Both books address the implications of delegation and aim to enable all those with managerial responsibility in primary schools to develop the necessary structures and skills. Neville West’s book begins with middle managers, such as key stage or subject leaders, he discusses the effect that school culture and organisation have on them and distinguishes between maintenance and development tasks. He presents a framework for development, policy implementation and monitoring of quality in the curriculum-in-action before focusing on the skills needed, with examples of practice in a range of schools.

Finally he tackles self-audits, team leading, the management of change, finance and other resources, and school-based evaluation. He concludes with the often-neglected boundary management, which deals with relationships between a school and its environment, concentrating on governors and parents.

A feature of this process-orientated approach is to suggest activities to promote development through individual reflection and group discussion. This is perhaps the best way to use the book - for staff groups and individuals to work through it led by the head or deputy. West has been a head and has long experience of working with heads and teachers on management development courses.

A wider range of similar issues is tackled, but with a markedly different approach, by Les Bell, a professor of educational management and director of a school of educational and community studies, and Chris Rhodes, a county director of educational services and a registered Office for Standards in Education inspector.

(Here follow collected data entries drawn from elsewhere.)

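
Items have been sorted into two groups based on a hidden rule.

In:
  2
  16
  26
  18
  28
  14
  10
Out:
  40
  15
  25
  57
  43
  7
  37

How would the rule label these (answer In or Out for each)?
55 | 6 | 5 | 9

The rule appears to be: even AND at most 28.
55 → 55 is odd, 55 > 28 → Out. 6 → 6 is even, 6 ≤ 28 → In. 5 → 5 is odd, 5 ≤ 28 → Out. 9 → 9 is odd, 9 ≤ 28 → Out.

Out, In, Out, Out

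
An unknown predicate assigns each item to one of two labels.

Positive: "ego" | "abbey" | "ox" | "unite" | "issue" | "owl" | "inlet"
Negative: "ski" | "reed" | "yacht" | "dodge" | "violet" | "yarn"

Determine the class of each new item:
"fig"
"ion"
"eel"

'Positive' ⟺ starts with a vowel.

Negative, Positive, Positive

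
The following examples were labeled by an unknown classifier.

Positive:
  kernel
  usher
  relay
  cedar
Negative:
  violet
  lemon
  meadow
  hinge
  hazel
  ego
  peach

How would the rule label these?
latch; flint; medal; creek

Negative, Negative, Negative, Positive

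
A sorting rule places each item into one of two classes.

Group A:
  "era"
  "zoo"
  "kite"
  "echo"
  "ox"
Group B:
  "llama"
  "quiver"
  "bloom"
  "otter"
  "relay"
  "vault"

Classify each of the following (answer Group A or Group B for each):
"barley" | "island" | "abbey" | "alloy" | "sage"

Group B, Group B, Group B, Group B, Group A

The common property of the 'Group A' items is: length ≤ 4. No 'Group B' item has it.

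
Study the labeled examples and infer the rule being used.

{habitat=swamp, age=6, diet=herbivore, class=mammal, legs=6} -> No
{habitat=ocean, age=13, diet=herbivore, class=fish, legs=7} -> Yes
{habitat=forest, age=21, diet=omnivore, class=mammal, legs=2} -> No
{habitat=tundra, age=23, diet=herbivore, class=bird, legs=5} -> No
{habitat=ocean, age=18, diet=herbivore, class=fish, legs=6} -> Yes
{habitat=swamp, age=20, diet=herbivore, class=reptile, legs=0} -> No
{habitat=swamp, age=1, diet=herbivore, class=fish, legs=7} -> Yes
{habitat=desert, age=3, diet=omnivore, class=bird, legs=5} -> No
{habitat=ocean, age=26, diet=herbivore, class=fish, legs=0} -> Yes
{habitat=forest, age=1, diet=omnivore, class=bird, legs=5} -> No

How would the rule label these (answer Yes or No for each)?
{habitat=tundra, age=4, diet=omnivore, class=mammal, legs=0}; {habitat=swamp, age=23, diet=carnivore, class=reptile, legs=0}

No, No

The simplest hypothesis consistent with all the labels is: class is fish.
No: {habitat=tundra, age=4, diet=omnivore, class=mammal, legs=0}, since class is mammal.
No: {habitat=swamp, age=23, diet=carnivore, class=reptile, legs=0}, since class is reptile.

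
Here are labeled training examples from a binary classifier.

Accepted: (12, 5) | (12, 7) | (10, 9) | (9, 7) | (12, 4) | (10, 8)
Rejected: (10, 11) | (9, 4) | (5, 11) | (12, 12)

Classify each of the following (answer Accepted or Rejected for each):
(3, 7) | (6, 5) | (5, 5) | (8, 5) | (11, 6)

Rejected, Rejected, Rejected, Rejected, Accepted

All 'Accepted' examples share one property — first > second AND sum ≥ 16 — and every 'Rejected' example lacks it.
(3, 7): 3 < 7, 3+7 = 10, does not fit → Rejected. (6, 5): 6 > 5, 6+5 = 11, does not fit → Rejected. (5, 5): 5 = 5, 5+5 = 10, does not fit → Rejected. (8, 5): 8 > 5, 8+5 = 13, does not fit → Rejected. (11, 6): 11 > 6, 11+6 = 17, fits → Accepted.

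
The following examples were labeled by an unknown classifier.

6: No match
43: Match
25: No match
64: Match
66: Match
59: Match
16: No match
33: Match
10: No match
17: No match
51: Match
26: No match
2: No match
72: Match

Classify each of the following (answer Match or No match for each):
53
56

Match, Match

All 'Match' examples share one property — at least 33 — and every 'No match' example lacks it.
53 → 53 ≥ 33 → Match. 56 → 56 ≥ 33 → Match.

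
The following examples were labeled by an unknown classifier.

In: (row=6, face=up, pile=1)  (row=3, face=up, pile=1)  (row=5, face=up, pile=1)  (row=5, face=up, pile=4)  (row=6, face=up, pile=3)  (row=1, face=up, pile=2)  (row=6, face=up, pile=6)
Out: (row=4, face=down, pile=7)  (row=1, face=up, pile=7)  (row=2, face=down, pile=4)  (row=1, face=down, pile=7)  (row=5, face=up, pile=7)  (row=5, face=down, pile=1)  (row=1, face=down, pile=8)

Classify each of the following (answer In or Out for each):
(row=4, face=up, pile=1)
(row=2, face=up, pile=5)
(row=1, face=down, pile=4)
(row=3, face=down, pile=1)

All 'In' examples share one property — face is up AND pile ≤ 6 — and every 'Out' example lacks it.
(row=4, face=up, pile=1): face is up, pile = 1 — checks out, so In.
(row=2, face=up, pile=5): face is up, pile = 5 — checks out, so In.
(row=1, face=down, pile=4): face is down, pile = 4 — does not pass, so Out.
(row=3, face=down, pile=1): face is down, pile = 1 — does not pass, so Out.

In, In, Out, Out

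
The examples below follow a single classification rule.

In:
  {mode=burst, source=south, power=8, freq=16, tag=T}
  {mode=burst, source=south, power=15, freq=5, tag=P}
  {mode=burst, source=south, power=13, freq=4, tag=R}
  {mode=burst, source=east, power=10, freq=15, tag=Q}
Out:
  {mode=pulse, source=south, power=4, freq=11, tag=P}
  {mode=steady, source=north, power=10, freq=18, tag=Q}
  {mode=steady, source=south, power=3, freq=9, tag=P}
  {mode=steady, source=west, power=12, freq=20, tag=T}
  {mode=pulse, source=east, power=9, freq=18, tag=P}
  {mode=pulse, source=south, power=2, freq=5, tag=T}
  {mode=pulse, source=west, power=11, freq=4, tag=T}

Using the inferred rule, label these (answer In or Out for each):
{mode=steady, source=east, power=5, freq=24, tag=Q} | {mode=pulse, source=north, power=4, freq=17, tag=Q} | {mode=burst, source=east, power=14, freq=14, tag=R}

Looking at the examples, the only property every 'In' case has and every 'Out' case lacks is: mode is burst.
{mode=steady, source=east, power=5, freq=24, tag=Q}: Out (mode is steady).
{mode=pulse, source=north, power=4, freq=17, tag=Q}: Out (mode is pulse).
{mode=burst, source=east, power=14, freq=14, tag=R}: In (mode is burst).

Out, Out, In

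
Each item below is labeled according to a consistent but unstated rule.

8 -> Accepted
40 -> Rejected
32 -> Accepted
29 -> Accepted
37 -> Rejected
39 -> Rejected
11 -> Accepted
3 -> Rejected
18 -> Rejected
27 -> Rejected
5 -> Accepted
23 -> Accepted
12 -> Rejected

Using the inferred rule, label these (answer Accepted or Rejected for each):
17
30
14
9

Accepted, Rejected, Accepted, Rejected

Rule: ≡ 2 (mod 3). This holds for each 'Accepted' example and fails for each 'Rejected' one.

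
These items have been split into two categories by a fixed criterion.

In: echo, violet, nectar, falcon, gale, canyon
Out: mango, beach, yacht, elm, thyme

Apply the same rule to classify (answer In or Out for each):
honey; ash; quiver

A rule that fits every label: even length — true of each 'In' example, false of each 'Out' one.
honey → length 5 → Out.
ash → length 3 → Out.
quiver → length 6 → In.

Out, Out, In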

The strength of their book, The Skills of Primary School Management, lies in the analysis of the various management and curriculum responsibilities and their associated roles and tasks. They couple this with providing practical guidelines for exercising these responsibilities within a whole-school management system.

The book is one of the most comprehensive I have come across. It includes valuable chapters on quality and inspection, the school development plan, managing the curriculum, human resources and the budget, and selecting and appointing staff, all with examples.

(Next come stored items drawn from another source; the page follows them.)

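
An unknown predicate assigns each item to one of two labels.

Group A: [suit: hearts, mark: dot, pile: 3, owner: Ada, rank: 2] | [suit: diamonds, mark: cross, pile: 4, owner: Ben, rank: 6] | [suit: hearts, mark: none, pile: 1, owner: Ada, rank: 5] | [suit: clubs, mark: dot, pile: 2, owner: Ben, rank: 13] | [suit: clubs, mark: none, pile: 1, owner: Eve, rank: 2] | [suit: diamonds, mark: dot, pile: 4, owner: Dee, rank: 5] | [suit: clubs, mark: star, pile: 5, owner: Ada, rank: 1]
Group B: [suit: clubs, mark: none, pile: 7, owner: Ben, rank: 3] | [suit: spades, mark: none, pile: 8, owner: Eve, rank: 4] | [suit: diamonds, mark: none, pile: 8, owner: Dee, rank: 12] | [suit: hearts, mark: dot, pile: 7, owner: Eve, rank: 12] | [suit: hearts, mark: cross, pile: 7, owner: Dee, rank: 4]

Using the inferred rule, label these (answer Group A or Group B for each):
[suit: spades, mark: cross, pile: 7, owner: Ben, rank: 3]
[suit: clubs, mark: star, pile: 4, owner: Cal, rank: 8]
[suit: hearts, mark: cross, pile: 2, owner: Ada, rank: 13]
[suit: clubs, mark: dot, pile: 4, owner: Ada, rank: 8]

Group B, Group A, Group A, Group A

The distinguishing property — pile ≤ 5 — holds for all the 'Group A' cases and none of the 'Group B' cases.
Group B: [suit: spades, mark: cross, pile: 7, owner: Ben, rank: 3], since pile = 7.
Group A: [suit: clubs, mark: star, pile: 4, owner: Cal, rank: 8], since pile = 4.
Group A: [suit: hearts, mark: cross, pile: 2, owner: Ada, rank: 13], since pile = 2.
Group A: [suit: clubs, mark: dot, pile: 4, owner: Ada, rank: 8], since pile = 4.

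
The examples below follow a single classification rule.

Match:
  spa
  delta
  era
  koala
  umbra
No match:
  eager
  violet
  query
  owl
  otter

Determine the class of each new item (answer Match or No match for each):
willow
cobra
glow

No match, Match, No match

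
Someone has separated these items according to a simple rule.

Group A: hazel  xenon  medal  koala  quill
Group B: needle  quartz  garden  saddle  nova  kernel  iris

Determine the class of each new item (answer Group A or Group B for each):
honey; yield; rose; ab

The classifier is using: odd length.
honey: length 5, qualifies → Group A. yield: length 5, qualifies → Group A. rose: length 4, fails the rule → Group B. ab: length 2, fails the rule → Group B.

Group A, Group A, Group B, Group B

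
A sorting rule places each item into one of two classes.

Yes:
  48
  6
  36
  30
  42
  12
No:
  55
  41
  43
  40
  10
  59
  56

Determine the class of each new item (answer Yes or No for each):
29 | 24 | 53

No, Yes, No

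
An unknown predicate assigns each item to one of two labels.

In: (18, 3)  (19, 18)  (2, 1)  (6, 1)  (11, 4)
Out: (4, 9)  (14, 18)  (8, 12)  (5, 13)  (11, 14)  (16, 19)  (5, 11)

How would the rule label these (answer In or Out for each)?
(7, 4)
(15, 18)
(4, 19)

The pattern is that an item is 'In' exactly when: first > second.
(7, 4) — 7 > 4, hence In.
(15, 18) — 15 < 18, hence Out.
(4, 19) — 4 < 19, hence Out.

In, Out, Out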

Les Bell and Chris Rhodes provide an impression of impeccable good practice and helpful classifications, but a disregard for the realities of daily school strife - the constant battle between the strategic and the immediate. Their job description for a mathematics leader, for instance, refers to two hours of non-contact time per week. In today’s economic climate this is unconvincing.

However, well-thumbed copies of both books deserve a place on the primary manager’s shelf. They are written in non-condescending and informed language and will, I hope, contribute to my development rather than gentle decline.

* Eric Meadows is head of Westdene Primary School, Brighton, and also course tutor in educational management with the Open University.